Dal punto di vista sostanziale, invece, i Giudici di Milano hanno evidenziato come la rimessione del debito sia efficace solo a condizione che la comunicazione venga inviata dal creditore (Amministratore) al debitore (la Società): “la remissione del debito espressa è strutturata, ai sensi dell’art. 1236 c.c., quale negozio unilaterale recettizio relativamente al quale la dichiarazione ex parte creditoris diventa operativa dei suoi tipici effetti estintivi soltanto in conseguenza della relativa comunicazione al debitore (art. 1334 cod. civ.). Ne consegue che, non può essere attribuita validità ed efficacia di remissione del debito alla dichiarazione remissoria che sia indirizzata da parte del remittente a terzi rispetto al rapporto obbligatorio cui la stessa si riferisce” (cfr. sul punto Cass. Civ. n. 2021 del 1995; Cass. Civ. n. 3559 del 1976; Cass. Civ. n. 1100 del 1974; Cass. Civ.n. 2111 del 1968; Cass.
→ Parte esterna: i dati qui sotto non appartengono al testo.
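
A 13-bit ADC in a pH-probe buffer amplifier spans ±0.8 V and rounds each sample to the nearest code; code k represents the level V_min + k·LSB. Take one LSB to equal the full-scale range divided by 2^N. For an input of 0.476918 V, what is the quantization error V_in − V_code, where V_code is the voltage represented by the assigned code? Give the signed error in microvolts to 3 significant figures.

−35.1 µV

Span: 0.8 V − (-0.8 V) = 1.6 V. LSB = 1.6 V / 2^13 ≈ 195.3 µV.
(V_in − V_min)/LSB = (0.476918 − (-0.8)) × 8192/1.6 = 6537.8202 → nearest code k = 6538.
Reconstructed level: -0.8 + 6538 × 1.6/8192 V = 0.4769531250 V.
e = 0.476918 − (0.4769531250) = −35.1 µV.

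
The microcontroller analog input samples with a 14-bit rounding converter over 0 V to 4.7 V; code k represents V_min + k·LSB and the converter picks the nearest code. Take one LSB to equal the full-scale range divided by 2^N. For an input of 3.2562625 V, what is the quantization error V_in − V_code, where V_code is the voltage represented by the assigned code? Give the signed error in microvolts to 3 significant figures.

V_FS = 4.7 V. LSB = 4.7 V / 2^14 ≈ 286.9 µV.
(3.2562625 − (0)) / LSB = 3.2562625 × 16384/4.7 = 11351.1925. Nearest integer: k = 11351.
V_code = V_min + k × range/2^14 = 0 + 11351 × 4.7/16384 = 3.2562072754 V.
e = 3.2562625 − (3.2562072754) = +55.2 µV.

+55.2 µV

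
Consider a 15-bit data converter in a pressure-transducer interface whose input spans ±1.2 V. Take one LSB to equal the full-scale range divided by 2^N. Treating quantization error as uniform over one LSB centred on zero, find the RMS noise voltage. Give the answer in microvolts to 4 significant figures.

Range = 1.2 − (-1.2) = 2.4 V.
One LSB is 2.4 V / 32768 = 73.2422 µV.
RMS of a uniform error over width LSB is LSB/√12 = 21.14 µV.

21.14 µV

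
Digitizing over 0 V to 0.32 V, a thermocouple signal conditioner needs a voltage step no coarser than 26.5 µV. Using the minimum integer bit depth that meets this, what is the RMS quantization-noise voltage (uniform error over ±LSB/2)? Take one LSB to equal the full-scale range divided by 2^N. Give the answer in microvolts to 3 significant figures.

5.64 µV

Full-scale range = 0.32 V.
Required number of levels: 0.32/26.5 µV = 12075; smallest N with 2^N ≥ that is 14.
LSB = 0.32 V / 2^14 = 19.531 µV.
σ_q = LSB/√12 = 19.531 µV/3.4641 = 5.64 µV.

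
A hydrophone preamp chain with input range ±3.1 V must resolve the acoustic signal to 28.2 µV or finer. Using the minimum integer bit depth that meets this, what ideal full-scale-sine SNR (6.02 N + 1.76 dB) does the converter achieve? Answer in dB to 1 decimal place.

110.1 dB

Range = 3.1 − (-3.1) = 6.2 V.
Levels needed ≥ 6.2/28.2 µV = 219900. 2^18 = 262144 suffices, so N_min = 18.
SNR = 6.02 × 18 + 1.76 = 110.12 dB.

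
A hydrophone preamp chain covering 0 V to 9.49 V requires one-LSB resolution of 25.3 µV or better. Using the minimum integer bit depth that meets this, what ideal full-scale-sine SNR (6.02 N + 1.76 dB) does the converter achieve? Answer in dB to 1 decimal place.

Range is 9.49 V.
Need 2^N ≥ 9.49 V / 25.3 µV = 375100 → N_min = 19.
SNR = 6.02 × 19 + 1.76 = 116.14 dB.

116.1 dB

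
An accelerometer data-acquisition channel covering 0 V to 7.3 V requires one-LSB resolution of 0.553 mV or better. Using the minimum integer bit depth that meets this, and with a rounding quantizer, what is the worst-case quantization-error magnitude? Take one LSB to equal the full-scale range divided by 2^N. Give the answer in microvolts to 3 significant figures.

223 µV

Range is 7.3 V.
Levels needed ≥ 7.3/0.553 mV = 13200. 2^14 = 16384 suffices, so N_min = 14.
LSB = 7.3 V / 2^14 = 445.56 µV.
|e|_max = LSB/2 = 223 µV.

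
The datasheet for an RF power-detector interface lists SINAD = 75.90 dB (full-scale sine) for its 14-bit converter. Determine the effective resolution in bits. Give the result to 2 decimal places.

ENOB = (75.90 − 1.76)/6.02 = 12.3156 bits.

12.32 bits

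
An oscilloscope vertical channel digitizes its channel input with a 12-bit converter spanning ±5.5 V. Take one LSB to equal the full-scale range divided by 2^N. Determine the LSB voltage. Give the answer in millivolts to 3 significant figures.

2.69 mV

The full-scale span is 5.5 − (-5.5) = 11 V.
Number of codes = 2^12 = 4096.
One LSB is 11 V / 4096 = 2.69 mV.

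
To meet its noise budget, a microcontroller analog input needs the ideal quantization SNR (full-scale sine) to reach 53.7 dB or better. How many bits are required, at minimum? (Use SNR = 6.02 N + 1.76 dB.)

9 bits

N ≥ (53.7 − 1.76)/6.02 = 8.628 → N_min = 9.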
Civ. n. 959 del 1967).
Per quanto riguarda, invece, il Secondo Decreto Ingiuntivo, il Tribunale ha accolto l’opposizione presentata dalla Società, revocando, quindi, il decreto ingiuntivo precedentemente emesso.
La Corte di Milano, infatti, ha ritenuto non dovuti i compensi per le seguenti ragioni:
- in linea generale il ruolo di amministratore può anche essere ricoperto gratuitamente;
- la Terza Delibera aveva ribadito la persistenza di una situazione di crisi economica per la Società (ragion per cui nella Prima Delibera erano stati approvati i compensi solo per il primo quadrimestre) e si è limitata a fornire disposizioni per il futuro, senza revocare i compensi già deliberati;
- la circostanza che la situazione di crisi economica non fosse vera (secondo l’Amministratore, infatti, il socio maggioritario, divenuto poi amministratore unico, aveva continuato a percepire normalmente il proprio emolumento) avrebbe dovuto essere fatta valere mediante impugnazione della delibera nei termini prescritti dalla legge.